Symptoms of High Blood Pressure
In some situations, high blood pressure can remain undetected; however, certain warning signs may suggest your hypertension is at an emergency level. These include severe headaches, breathing difficulties, exhaustion or confusion, nosebleeds, and chest pain—in which case you should seek medical help right away. Other symptoms of high BP could be vision changes as well as ringing in the ears and irregular heartbeats.
If high blood pressure is left untreated, it can have serious long-term impacts on your cardiovascular health such as stroke, heart attack, aneurysm, and kidney damage.

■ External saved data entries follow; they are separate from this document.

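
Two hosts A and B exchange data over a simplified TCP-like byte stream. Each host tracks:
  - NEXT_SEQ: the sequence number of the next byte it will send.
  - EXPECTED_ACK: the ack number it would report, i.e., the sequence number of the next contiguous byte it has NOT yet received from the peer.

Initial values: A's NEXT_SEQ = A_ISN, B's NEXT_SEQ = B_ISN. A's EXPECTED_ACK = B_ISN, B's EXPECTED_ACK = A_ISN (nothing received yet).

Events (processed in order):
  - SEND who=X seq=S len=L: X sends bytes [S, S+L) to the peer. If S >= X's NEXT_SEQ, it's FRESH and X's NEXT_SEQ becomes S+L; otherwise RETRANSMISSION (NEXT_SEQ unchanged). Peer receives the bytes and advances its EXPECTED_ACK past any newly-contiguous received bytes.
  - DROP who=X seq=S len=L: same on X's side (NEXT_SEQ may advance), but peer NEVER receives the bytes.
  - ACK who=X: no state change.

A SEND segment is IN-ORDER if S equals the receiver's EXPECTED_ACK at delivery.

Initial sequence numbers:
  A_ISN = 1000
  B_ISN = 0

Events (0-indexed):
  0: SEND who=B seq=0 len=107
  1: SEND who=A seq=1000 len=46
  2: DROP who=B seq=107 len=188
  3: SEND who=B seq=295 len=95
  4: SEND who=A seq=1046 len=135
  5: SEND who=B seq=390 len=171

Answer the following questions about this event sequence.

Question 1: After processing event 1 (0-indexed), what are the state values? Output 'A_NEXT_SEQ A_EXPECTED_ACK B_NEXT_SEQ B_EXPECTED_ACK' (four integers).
After event 0: A_seq=1000 A_ack=107 B_seq=107 B_ack=1000
After event 1: A_seq=1046 A_ack=107 B_seq=107 B_ack=1046

1046 107 107 1046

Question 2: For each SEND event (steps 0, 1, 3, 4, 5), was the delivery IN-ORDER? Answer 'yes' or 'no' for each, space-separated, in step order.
Step 0: SEND seq=0 -> in-order
Step 1: SEND seq=1000 -> in-order
Step 3: SEND seq=295 -> out-of-order
Step 4: SEND seq=1046 -> in-order
Step 5: SEND seq=390 -> out-of-order

Answer: yes yes no yes no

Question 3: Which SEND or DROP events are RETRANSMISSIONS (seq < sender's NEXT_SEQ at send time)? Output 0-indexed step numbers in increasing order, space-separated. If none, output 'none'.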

Effective Prevention Methods
By recognizing your risk factors and making the necessary lifestyle changes, you can effectively keep high blood pressure levels in check. Eating nutritious foods with plenty of fruits, vegetables, and lean proteins alongside exercising daily for at least 30 minutes will lead to a drastic decrease in high blood pressure.
Limiting alcohol consumption, quitting smoking, and reducing stress are all key to preventing hypertension. If you have any other underlying medical conditions such as diabetes or high cholesterol, it is essential to follow your doctor’s advice on how to manage them to help keep high Blood Pressure levels in check.